„Dem Satz entzogen, ist der Sinn unabhängig von diesem, weil er dessen Bejahung und dessen Verneinung suspendiert, und ist dennoch nur sein entschwundenes Double: genau dieses Grinsen ohne Katze bei Carroll oder die kerzenlose Flamme.“
Nehmen wir uns der reinen Textaussage dieses Ausschnittes aus Deleuze’ Serie der Paradoxa, dem 5. Teil „Vom Sinn“, an, so fällt zunächst auf, dass Deleuze hier eine Einheit von Satz und Sinn formuliert, die eine trennbare ist. Der Sinn kann dem Satz also entzogen werden, und existiert dann als ein Double, wenn auch ein entschwundenes, weiter. Entschwindet dieser Sinn, so muss er, formaler Logik folgend, zuvor in den Satz selbst hinein gelegt, hinein gelesen, gesprochen, oder gesetzt worden sein. Er ist also die Voraussetzung für das Verständnis oder die Bedeutung eines Satzes, für den bestimmenden Inhalt. Daraus erklärt sich, dass er, nunmehr entschwunden, den Satz als ein Abstraktum zurücklässt, über das keine Aussage mehr getroffen werden kann. Die Bejahung und Verneinung seien suspendiert, der Satz als ein hohles Konstrukt, eine verlassene Form, weiterhin als grammatische Schöpfung nackt und bloß existierend.
Inhaltsverzeichnis
1 Eine Annäherung an den Gegenstand
1.1 Gilles Deleuze - „vom Sinn“
1.2 Lewis Carroll - „das Grinsen ohne Katze“
2 Das Paradox
3 Verkörperung und Ereignis
4 Strukturwandel
4.1 Gleichzeitigkeit und Multidimensionalität
Literaturverzeichnis
1 Eine Annäherung an den Gegenstand
1.1 Gilles Deleuze - „vom Sinn“
„Dem Satz entzogen, ist der Sinn unabhängig von diesem, weil er dessen Bejahung und dessen Verneinung suspendiert, und ist dennoch nur sein entschwundenes Double: genau dieses Grinsen ohne Katze bei Carroll oder die kerzenlose Flamme.“[1]

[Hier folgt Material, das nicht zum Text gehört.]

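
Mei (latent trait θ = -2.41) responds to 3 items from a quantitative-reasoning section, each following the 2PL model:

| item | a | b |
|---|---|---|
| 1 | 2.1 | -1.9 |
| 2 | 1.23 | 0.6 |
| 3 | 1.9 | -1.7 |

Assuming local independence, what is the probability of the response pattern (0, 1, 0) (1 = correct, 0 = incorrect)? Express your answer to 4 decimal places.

0.0142

P(θ) = 1 / (1 + exp(−a(θ − b)))
P_1 = 1/(1+e^{1.0710}) = 0.2552
P_2 = 1/(1+e^{3.7023}) = 0.0241
P_3 = 1/(1+e^{1.3490}) = 0.2060
L = (1−P_1) × P_2 × (1−P_3) = 0.7448 × 0.0241 × 0.7940 = 0.01424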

Nehmen wir uns der reinen Textaussage dieses Ausschnittes aus Deleuze’ Serie der Paradoxa, dem 5. Teil „Vom Sinn“, an, so fällt zunächst auf, dass Deleuze hier eine Einheit von Satz und Sinn formuliert, die eine trennbare ist. Der Sinn kann dem Satz also entzogen werden, und existiert dann als ein Double, wenn auch ein entschwundenes, weiter. Entschwindet dieser Sinn, so muss er, formaler Logik folgend, zuvor in den Satz selbst hinein gelegt, hinein gelesen, gesprochen, oder gesetzt worden sein. Er ist also die Voraussetzung für das Verständnis oder die Bedeutung eines Satzes, für den bestimmenden Inhalt. Daraus erklärt sich, dass er, nunmehr entschwunden, den Satz als ein Abstraktum zurücklässt, über das keine Aussage mehr getroffen werden kann. Die Bejahung und Verneinung seien suspendiert, der Satz als ein hohles Konstrukt, eine verlassene Form, weiterhin als grammatische Schöpfung nackt und bloß existierend.

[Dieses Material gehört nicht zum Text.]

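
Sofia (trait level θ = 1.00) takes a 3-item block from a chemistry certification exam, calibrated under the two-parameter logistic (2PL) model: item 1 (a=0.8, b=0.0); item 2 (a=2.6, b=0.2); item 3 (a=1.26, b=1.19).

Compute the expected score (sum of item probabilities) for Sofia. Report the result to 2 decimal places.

P(θ) = 1 / (1 + exp(−a(θ − b)))
P_1 = 1/(1+e^{-0.8000}) = 0.6900
P_2 = 1/(1+e^{-2.0800}) = 0.8889
P_3 = 1/(1+e^{0.2394}) = 0.4404
E[score] = 0.6900 + 0.8889 + 0.4404 = 2.0194

2.02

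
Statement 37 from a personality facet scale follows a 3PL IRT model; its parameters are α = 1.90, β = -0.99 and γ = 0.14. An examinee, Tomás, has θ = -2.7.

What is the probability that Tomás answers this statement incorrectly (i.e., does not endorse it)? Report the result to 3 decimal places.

0.828

P(θ) = γ + (1 − γ) · 1 / (1 + exp(−α(θ − β)))
Exponent: 1.90 × (-2.7 − (-0.99)) = -3.2490
1/(1 + e^{3.2490}) = 0.0374
P = 0.14 + 0.86 × 0.0374 = 0.1721
P(incorrect) = 1 − 0.1721 = 0.8279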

1.2 Lewis Carroll - „das Grinsen ohne Katze“
Nehmen wir uns dazu die Passage des von Deleuze genanntem Beispiel vor, dem Grinsen ohne Katze:
„»All right,«said the Cat; and this time it vanished quite slowly, beginning with the end of the tail, and ending with the grin, which remained some time after the rest of it had gone.
„»Well! I’ve often seen a cat without a grin,« thought Alice;»but a grin without a cat! It’s the most curious thing I ever saw in all my life!“[2]
Was genau geschieht in dieser Situation? Die Katze beginnt von der Schwanzspitze an zu verschwinden, und lässt das Grinsen übrig, das noch einige Zeit sichtbar bleibt. Entsprechend dem Sinn, der sich dem Satz entzieht und diesen zurücklässt, als eine undeutbare, leere Form, die aber mit ihrem Double, dem Sinn, eine Einheit bildete und verbunden bleibt, steht auch dieses Grinsen für seine entschwundene Katze, seinen Sinn, den Ursprung seiner Existenz, seiner Ausdeutung und seinem Inhalt. Ohne die Katze ist das Grinsen nichts und doch alles. Ohne den Sinn ist der Satz nichts, und doch alles, denn nur er kann die Ausprägung des Sinnes aufnehmen und darstellen, nur er kann das Attribut Sinn, den Sinn als Attribut, erfahrbar und erlebbar machen. Auch das Grinsen ist die einzige Möglichkeit der Katze eben zu grinsen, und ein Ereignis darzustellen, eine Situation bewusst zu machen, ein Attribut zu vollziehen, kurz, sich in einer bestimmten Art und Weise auszudrücken, die eine Aussage möglich macht und so einer “Bejahung oder Verneinung“ unterzogen werden kann.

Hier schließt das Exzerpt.